Damit ist der Austausch konstruktionsbedingt prüfbar. Jede Nachricht ist ein Datensatz mit Feldern, beide Seiten halten denselben Datensatz, und ein Streit über das Vereinbarte wird durch den Vergleich zweier Protokolle entschieden statt durch die Auslegung zweier Gesprächsmitschriften.
Das Limit, das es akzeptabel machte
Ein Agent darf sich unterhalb einer Wertgrenze und innerhalb vorab vereinbarter Teile binden. Darüber erzeugt er einen Vorschlag, den eine benannte Person auf der Käuferseite bestätigt. Das ist keine technische, sondern eine kaufmännische Beschränkung, und sie wurde zwischen den beiden Unternehmen vereinbart, bevor wir irgendetwas gebaut haben.
Die Grenze leistet die meiste Arbeit. Der autonome Weg trägt die Routinemenge, in der ein Fehler billig und behebbar ist, und die Ausnahmefälle — dort, wo ein Agent, der die Lage falsch liest, teuer würde — betreffen weiterhin jemanden, den man nach seiner Absicht fragen kann.
Was beide Seiten festhalten
Drei Dinge, und beide Seiten halten alle drei fest: was angefragt wurde, was geantwortet wurde und welche Version des jeweiligen Systems es erzeugt hat. Das Letzte wird üblicherweise vergessen und zählt sechs Monate später, wenn ein Streit ein Verhalten betrifft, das sich inzwischen geändert hat.
Wir verlangen außerdem, dass jede Seite einen vergangenen Austausch gegen ihr heutiges System wiederholen und sehen kann, ob die Antwort abweichen würde. Das ist am Anfang billig zu bauen und praktisch unmöglich nachzurüsten — deshalb steht es in der ersten Fassung und nicht auf einer Roadmap.
Wo wir abgelehnt haben
Bei dem Vorschlag, Agenten über Preise verhandeln zu lassen. Beide Unternehmen waren begeistert, und es ist der klarste Fall, den wir gesehen haben, von einer Aufgabe, die technisch machbar und organisatorisch unklug ist: Das Ergebnis ist von Natur aus strittig, die Überlegung unsichtbar, und die Aufzeichnung zeigt, was vereinbart wurde, ohne zu zeigen, warum jemand zustimmte.

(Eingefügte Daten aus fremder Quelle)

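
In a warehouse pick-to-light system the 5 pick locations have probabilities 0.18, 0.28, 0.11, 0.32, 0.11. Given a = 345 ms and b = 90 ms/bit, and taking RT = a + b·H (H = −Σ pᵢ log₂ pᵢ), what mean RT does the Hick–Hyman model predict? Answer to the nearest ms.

H = 0.18·log₂(1/0.18) + 0.28·log₂(1/0.28) + 0.11·log₂(1/0.11) + 0.32·log₂(1/0.32) + 0.11·log₂(1/0.11) = 2.1861 bits.
RT = 345 + 90 × 2.1861 = 541.75 ms.

542 ms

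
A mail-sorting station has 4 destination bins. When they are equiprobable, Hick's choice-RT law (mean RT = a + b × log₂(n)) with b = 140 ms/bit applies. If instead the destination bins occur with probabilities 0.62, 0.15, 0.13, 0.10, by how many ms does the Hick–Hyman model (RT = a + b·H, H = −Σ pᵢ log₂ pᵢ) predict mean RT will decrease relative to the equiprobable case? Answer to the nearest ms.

63 ms

Equiprobable entropy H₀ = log₂ 4 = 2.0000 bits.
Skewed entropy H = −Σ pᵢ log₂ pᵢ = 1.5530 bits.
ΔRT = b·(H₀ − H) = 140 × 0.4470 = 62.58 ms.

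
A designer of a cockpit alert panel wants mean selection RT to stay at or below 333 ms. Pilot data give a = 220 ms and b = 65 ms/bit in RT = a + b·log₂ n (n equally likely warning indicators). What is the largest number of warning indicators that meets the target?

3

Information budget: (333 − 220)/65 = 1.7385 bits, so n ≤ 2^1.7385 = 3.337 → at most 3.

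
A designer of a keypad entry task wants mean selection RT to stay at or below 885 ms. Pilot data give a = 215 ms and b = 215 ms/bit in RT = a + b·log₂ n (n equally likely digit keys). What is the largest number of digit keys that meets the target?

215·log₂ n ≤ 885 − 215 = 670, giving log₂ n ≤ 3.1163 and n ≤ 8.671. The largest whole number is 8.

8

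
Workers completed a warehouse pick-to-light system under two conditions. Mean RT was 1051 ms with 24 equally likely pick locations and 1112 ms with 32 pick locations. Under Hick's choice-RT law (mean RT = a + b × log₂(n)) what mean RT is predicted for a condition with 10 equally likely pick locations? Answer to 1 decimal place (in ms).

865.4 ms

RT is linear in log₂ n, so two points fix the line:
  b = (1112 − 1051) / (log₂ 32 − log₂ 24) = 61 / (5 − 4.5850) = 146.975 ms/bit
  a = 1051 − 146.975 × 4.5850 = 377.127 ms
Then RT(10) = 377.127 + 146.975 × log₂ 10 = 377.127 + 146.975 × 3.3219 ≈ 865.366 ms.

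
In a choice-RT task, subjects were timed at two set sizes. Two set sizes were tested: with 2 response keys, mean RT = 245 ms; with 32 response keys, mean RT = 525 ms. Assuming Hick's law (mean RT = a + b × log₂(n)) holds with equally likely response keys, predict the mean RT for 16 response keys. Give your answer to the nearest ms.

455 ms

Solve the two-equation system in a and b:
  b = (525 − 245) / (log₂ 32 − log₂ 2) = 280 / (5 − 1) = 70 ms/bit
  a = 245 − 70 × 1 = 175 ms
Then RT(16) = 175 + 70 × log₂ 16 = 175 + 70 × 4 ≈ 455.000 ms.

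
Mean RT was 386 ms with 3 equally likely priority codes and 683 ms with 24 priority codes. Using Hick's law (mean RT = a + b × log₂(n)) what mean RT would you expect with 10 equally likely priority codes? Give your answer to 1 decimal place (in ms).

558.0 ms

RT is linear in log₂ n, so two points fix the line:
  b = (683 − 386) / (log₂ 24 − log₂ 3) = 297 / (4.5850 − 1.5850) = 99.000 ms/bit
  a = 386 − 99.000 × 1.5850 = 229.089 ms
Then RT(10) = 229.089 + 99.000 × log₂ 10 = 229.089 + 99.000 × 3.3219 ≈ 557.960 ms.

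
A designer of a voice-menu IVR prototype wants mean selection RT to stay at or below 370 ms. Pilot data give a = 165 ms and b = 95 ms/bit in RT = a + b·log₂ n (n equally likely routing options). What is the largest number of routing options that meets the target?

Set 165 + 95·log₂ n ≤ 370 → log₂ n ≤ (370 − 165)/95 = 2.1579.
So n ≤ 2^2.1579 = 4.463; the largest integer n is 4.

4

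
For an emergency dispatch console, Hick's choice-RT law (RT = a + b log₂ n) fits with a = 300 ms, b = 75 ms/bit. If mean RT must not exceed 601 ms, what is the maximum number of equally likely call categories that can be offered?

75·log₂ n ≤ 601 − 300 = 301, giving log₂ n ≤ 4.0133 and n ≤ 16.149. The largest whole number is 16.

16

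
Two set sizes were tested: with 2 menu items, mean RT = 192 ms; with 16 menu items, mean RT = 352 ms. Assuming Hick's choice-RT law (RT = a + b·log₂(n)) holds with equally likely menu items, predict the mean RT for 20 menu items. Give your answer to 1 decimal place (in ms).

369.2 ms

Fit slope and intercept:
  b = (352 − 192) / (log₂ 16 − log₂ 2) = 160 / (4 − 1) = 53.333 ms/bit
  a = 192 − 53.333 × 1 = 138.667 ms
Then RT(20) = 138.667 + 53.333 × log₂ 20 = 138.667 + 53.333 × 4.3219 ≈ 369.169 ms.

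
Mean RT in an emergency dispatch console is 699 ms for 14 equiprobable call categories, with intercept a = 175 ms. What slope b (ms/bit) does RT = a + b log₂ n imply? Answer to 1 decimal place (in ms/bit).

137.6 ms/bit

14 alternatives carry log₂ 14 = 3.8074 bits; the choice cost is 699 − 175 = 524 ms, so b = 524/3.8074 = 137.628 ms/bit.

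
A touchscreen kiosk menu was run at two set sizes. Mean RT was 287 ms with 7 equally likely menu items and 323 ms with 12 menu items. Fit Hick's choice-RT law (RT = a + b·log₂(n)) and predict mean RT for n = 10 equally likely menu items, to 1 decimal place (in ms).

Solve the two-equation system in a and b:
  b = (323 − 287) / (log₂ 12 − log₂ 7) = 36 / (3.5850 − 2.8074) = 46.296 ms/bit
  a = 287 − 46.296 × 2.8074 = 157.031 ms
Then RT(10) = 157.031 + 46.296 × log₂ 10 = 157.031 + 46.296 × 3.3219 ≈ 310.823 ms.

310.8 ms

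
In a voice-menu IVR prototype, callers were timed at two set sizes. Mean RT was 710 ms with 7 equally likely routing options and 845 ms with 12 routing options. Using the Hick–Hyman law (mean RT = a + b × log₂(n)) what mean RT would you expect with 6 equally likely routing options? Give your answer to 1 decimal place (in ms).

671.4 ms

Solve the two-equation system in a and b:
  b = (845 − 710) / (log₂ 12 − log₂ 7) = 135 / (3.5850 − 2.8074) = 173.609 ms/bit
  a = 710 − 173.609 × 2.8074 = 222.617 ms
Then RT(6) = 222.617 + 173.609 × log₂ 6 = 222.617 + 173.609 × 2.5850 ≈ 671.391 ms.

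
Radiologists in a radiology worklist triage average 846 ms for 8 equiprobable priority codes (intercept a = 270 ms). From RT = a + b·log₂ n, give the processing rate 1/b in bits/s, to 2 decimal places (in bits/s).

b = (846 − 270)/log₂ 8 = 576/3 = 192.000 ms per bit = 0.19200 s/bit; the reciprocal is 5.208 bits/s.

5.21 bits/s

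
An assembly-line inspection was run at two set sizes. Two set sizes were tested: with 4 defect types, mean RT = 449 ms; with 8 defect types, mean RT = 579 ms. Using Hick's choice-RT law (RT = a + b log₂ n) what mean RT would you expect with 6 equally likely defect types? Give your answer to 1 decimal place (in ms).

525.0 ms

Solve the two-equation system in a and b:
  b = (579 − 449) / (log₂ 8 − log₂ 4) = 130 / (3 − 2) = 130.000 ms/bit
  a = 449 − 130.000 × 2 = 189.000 ms
Then RT(6) = 189.000 + 130.000 × log₂ 6 = 189.000 + 130.000 × 2.5850 ≈ 525.045 ms.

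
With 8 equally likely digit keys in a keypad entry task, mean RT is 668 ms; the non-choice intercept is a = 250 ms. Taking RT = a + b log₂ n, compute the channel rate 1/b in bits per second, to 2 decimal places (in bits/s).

7.18 bits/s

Choice component = 668 − 250 = 418 ms over log₂(8) = 3 bits.
b = 418 / 3 = 139.333 ms/bit, so 1/b = 7.177 bits/s.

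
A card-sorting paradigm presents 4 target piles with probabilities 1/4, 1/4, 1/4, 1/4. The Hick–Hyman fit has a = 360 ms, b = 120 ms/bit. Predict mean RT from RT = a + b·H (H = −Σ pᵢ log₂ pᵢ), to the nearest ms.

600 ms

H = −Σ pᵢ log₂ pᵢ = 0.25·2 + 0.25·2 + 0.25·2 + 0.25·2 = 2.000 bits.
RT = 360 + 120 × 2.000 = 600.00 ms.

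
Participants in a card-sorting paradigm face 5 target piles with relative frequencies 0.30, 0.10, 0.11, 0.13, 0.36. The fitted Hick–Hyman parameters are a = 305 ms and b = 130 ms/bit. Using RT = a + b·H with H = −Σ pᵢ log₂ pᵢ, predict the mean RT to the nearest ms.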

Wir haben eine engere Fassung vorgeschlagen, in der Agenten Mengen und Termine austauschen und ein Mensch den daraus folgenden Preis freigibt. Das ist weniger beeindruckend und belässt die Entscheidung bei jemandem, der sie erklären kann — die Eigenschaft, auf die es ankommt, wenn die Beziehung belastet ist, und nicht, wenn die Vorführung gut läuft.
Was wir nicht behaupten
Wir behaupten nicht, Agent-zu-Agent-Austausch sei unsicher. Unserer läuft seit Monaten in der Routinebeschaffung und ist unauffällig, was das beabsichtigte Ergebnis ist. Die Behauptung lautet, dass die Sicherheit aus begrenzten Operationen, Wertgrenzen und gemeinsamen Aufzeichnungen kommt, nicht aus dem Protokoll.
Wir behaupten auch nicht, unsere Anordnung skaliere auf viele Parteien. Sie beruht darauf, dass zwei Unternehmen bilateral Bedingungen vereinbaren, und ein Marktplatz mit Dutzenden Gegenparteien bräuchte etwas anderes, das wir nicht gebaut haben und zu dem wir keine Meinung vortäuschen.